Certainly, there are increasing case studies of a limited
number of individual parties (e.g. Curry and Urban, 2003;
Ishiyama, 1996; March, 2001; Sakwa, 1996, 1998a; Urban and
Solovei, 1997), and some which put such cases in comparative
context (Ishiyama, 1999b; March, 2002). However, no writer
has sought to provide a generalizable explanation for the
continuing significance of many relatively 'unreconstructed'
successor parties in former Soviet states such as Ukraine,
Belarus and Latvia, which have proved surprisingly resilient
given that their historical obsolescence has been long
predicted.
Figures and Tables:
Table 1. Neo-communist election performance
Table 2. Party membership
Last Paragraph:
Such findings suggest some modification to existing
approaches to understanding the persistence of the
neo-communist left in the FSU and beyond.
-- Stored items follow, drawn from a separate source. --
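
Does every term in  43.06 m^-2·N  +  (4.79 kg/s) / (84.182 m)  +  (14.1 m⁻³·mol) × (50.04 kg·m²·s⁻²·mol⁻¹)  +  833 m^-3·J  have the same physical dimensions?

No

In SI base units:
  43.06 m^-2·N:  N·m⁻² = kg·m·s⁻²·m⁻² = kg·m⁻¹·s⁻²
  (4.79 kg/s) / (84.182 m):  [kg·s⁻¹] / [m] = kg·m⁻¹·s⁻¹
  (14.1 m⁻³·mol) × (50.04 kg·m²·s⁻²·mol⁻¹):  [m⁻³·mol] · [kg·m²·s⁻²·mol⁻¹] = kg·m⁻¹·s⁻²
  833 m^-3·J:  J·m⁻³ = N·m·m⁻³ = kg·m⁻¹·s⁻²
The terms do not share a single dimension (kg·m⁻¹·s⁻² vs kg·m⁻¹·s⁻¹).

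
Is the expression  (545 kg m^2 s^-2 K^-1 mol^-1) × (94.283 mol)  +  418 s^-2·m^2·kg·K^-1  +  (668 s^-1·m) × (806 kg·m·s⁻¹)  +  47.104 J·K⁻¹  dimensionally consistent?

Dimensions:
  (545 kg m^2 s^-2 K^-1 mol^-1) × (94.283 mol):  [kg·m²·s⁻²·K⁻¹·mol⁻¹] · [mol] = kg·m²·s⁻²·K⁻¹
  418 s^-2·m^2·kg·K^-1:  kg·m²·s⁻²·K⁻¹
  (668 s^-1·m) × (806 kg·m·s⁻¹):  [m·s⁻¹] · [kg·m·s⁻¹] = kg·m²·s⁻²
  47.104 J·K⁻¹:  J·K⁻¹ = N·m·K⁻¹ = kg·m²·s⁻²·K⁻¹
The terms do not share a single dimension (kg·m²·s⁻² vs kg·m²·s⁻²·K⁻¹).

No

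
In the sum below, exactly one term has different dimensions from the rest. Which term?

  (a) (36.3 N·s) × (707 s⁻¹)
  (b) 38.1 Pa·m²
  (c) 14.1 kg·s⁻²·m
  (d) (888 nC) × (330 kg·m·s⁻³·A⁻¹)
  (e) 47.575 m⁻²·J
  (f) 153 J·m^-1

In SI base units:
  (a) [kg·m·s⁻¹] · [s⁻¹] = kg·m·s⁻²
  (b) Pa·m² = N·m⁻²·m² = kg·m·s⁻²
  (c) kg·m·s⁻²
  (d) [s·A] · [kg·m·s⁻³·A⁻¹] = kg·m·s⁻²
  (e) J·m⁻² = N·m·m⁻² = kg·s⁻²
  (f) J·m⁻¹ = N·m·m⁻¹ = kg·m·s⁻²
All reduce to kg·m·s⁻² except (e), which is kg·s⁻².

(e)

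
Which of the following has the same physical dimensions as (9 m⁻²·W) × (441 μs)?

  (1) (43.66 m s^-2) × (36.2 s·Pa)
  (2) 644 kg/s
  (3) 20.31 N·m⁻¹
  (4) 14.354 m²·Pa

Reference: [kg·s⁻³] · [s] = kg·s⁻².
Each option:
  (1) [m·s⁻²] · [kg·m⁻¹·s⁻¹] = kg·s⁻³
  (2) kg·s⁻¹
  (3) N·m⁻¹ = kg·m·s⁻²·m⁻¹ = kg·s⁻²  ← same
  (4) Pa·m² = N·m⁻²·m² = kg·m·s⁻²
Only (3) matches kg·s⁻².

(3)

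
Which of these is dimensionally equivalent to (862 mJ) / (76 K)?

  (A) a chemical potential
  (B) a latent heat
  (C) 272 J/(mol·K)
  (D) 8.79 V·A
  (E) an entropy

Reference: [kg·m²·s⁻²] / [K] = kg·m²·s⁻²·K⁻¹.
Each option:
  (A) [chemical potential] = kg·m²·s⁻²·mol⁻¹
  (B) [latent heat] = m²·s⁻²
  (C) J·mol⁻¹·K⁻¹ = N·m·mol⁻¹·K⁻¹ = kg·m²·s⁻²·K⁻¹·mol⁻¹
  (D) V·A = J·C⁻¹·A = kg·m²·s⁻³
  (E) [entropy] = kg·m²·s⁻²·K⁻¹  ← same
Only (E) matches kg·m²·s⁻²·K⁻¹.

(E)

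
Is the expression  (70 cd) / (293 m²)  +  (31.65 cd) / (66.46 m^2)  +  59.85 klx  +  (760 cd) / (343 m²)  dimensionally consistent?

Work out the base dimensions of each:
  (70 cd) / (293 m²):  [cd] / [m²] = m⁻²·cd
  (31.65 cd) / (66.46 m^2):  [cd] / [m²] = m⁻²·cd
  59.85 klx:  lx = lm·m⁻² = m⁻²·cd
  (760 cd) / (343 m²):  [cd] / [m²] = m⁻²·cd
Every term reduces to m⁻²·cd.

Yes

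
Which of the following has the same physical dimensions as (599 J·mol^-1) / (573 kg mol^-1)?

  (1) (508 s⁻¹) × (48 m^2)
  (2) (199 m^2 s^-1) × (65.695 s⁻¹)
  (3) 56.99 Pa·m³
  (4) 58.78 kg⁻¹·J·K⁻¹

Reference: [kg·m²·s⁻²·mol⁻¹] / [kg·mol⁻¹] = m²·s⁻².
Each option:
  (1) [s⁻¹] · [m²] = m²·s⁻¹
  (2) [m²·s⁻¹] · [s⁻¹] = m²·s⁻²  ← same
  (3) Pa·m³ = N·m⁻²·m³ = kg·m²·s⁻²
  (4) J·kg⁻¹·K⁻¹ = N·m·kg⁻¹·K⁻¹ = m²·s⁻²·K⁻¹
Only (2) matches m²·s⁻².

(2)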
We might expect
legacies to play a greater role in the evolution of
successor parties that both demonstrate some organizational
continuity with the Soviet past and openly claim
'succession' to it than in any other type of party. However,
even though the success of such parties is significantly
aided by patrimonialism and how it has impacted on the early
stages of transition, it is increasingly a product of the
conversion of legacies into contemporary political capital,
institutional incentives, political agency and purely
contingent events rather than a mere residuum of the past.
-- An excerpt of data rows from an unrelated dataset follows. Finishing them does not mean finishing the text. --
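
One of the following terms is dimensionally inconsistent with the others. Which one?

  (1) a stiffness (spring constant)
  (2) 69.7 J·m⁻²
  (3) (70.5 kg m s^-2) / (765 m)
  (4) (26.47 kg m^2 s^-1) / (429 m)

(4)

Expand each in SI base units:
  (1) [stiffness (spring constant)] = kg·s⁻²
  (2) J·m⁻² = N·m·m⁻² = kg·s⁻²
  (3) [kg·m·s⁻²] / [m] = kg·s⁻²
  (4) [kg·m²·s⁻¹] / [m] = kg·m·s⁻¹
All reduce to kg·s⁻² except (4), which is kg·m·s⁻¹.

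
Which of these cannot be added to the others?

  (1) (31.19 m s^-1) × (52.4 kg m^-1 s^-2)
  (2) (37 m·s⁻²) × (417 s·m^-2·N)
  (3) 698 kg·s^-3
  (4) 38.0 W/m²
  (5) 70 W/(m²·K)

(5)

In SI base units:
  (1) [m·s⁻¹] · [kg·m⁻¹·s⁻²] = kg·s⁻³
  (2) [m·s⁻²] · [kg·m⁻¹·s⁻¹] = kg·s⁻³
  (3) kg·s⁻³
  (4) W·m⁻² = J·s⁻¹·m⁻² = kg·s⁻³
  (5) W·m⁻²·K⁻¹ = J·s⁻¹·m⁻²·K⁻¹ = kg·s⁻³·K⁻¹
All reduce to kg·s⁻³ except (5), which is kg·s⁻³·K⁻¹.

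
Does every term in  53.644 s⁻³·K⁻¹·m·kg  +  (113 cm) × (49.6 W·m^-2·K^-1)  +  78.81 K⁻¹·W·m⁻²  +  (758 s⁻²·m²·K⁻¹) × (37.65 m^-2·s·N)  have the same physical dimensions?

Expand each in SI base units:
  53.644 s⁻³·K⁻¹·m·kg:  kg·m·s⁻³·K⁻¹
  (113 cm) × (49.6 W·m^-2·K^-1):  [m] · [kg·s⁻³·K⁻¹] = kg·m·s⁻³·K⁻¹
  78.81 K⁻¹·W·m⁻²:  W·m⁻²·K⁻¹ = J·s⁻¹·m⁻²·K⁻¹ = kg·s⁻³·K⁻¹
  (758 s⁻²·m²·K⁻¹) × (37.65 m^-2·s·N):  [m²·s⁻²·K⁻¹] · [kg·m⁻¹·s⁻¹] = kg·m·s⁻³·K⁻¹
The terms do not share a single dimension (kg·m·s⁻³·K⁻¹ vs kg·s⁻³·K⁻¹).

No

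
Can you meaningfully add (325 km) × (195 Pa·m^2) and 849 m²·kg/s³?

Work out the base dimensions of each:
  (325 km) × (195 Pa·m^2):  [m] · [kg·m·s⁻²] = kg·m²·s⁻²
  849 m²·kg/s³:  kg·m²·s⁻³
kg·m²·s⁻² ≠ kg·m²·s⁻³, so they cannot be added.

No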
Given this, we might well expect the predictive ability of
both legacy and formative moment approaches to diminish over
both space and time: post-communist parties which claim a
greater break from the past, or which have contested several
post-communist elections, would rely still less on the
benefits of legacy than such ostensibly historically
well-endowed parties. Moreover, this analysis of the
divergent ideological paths and electoral success of two
supposedly 'unreconstructed' parties means that they should
be seen less as the passive recipients of a beneficent past
than active participants in an uncertain present.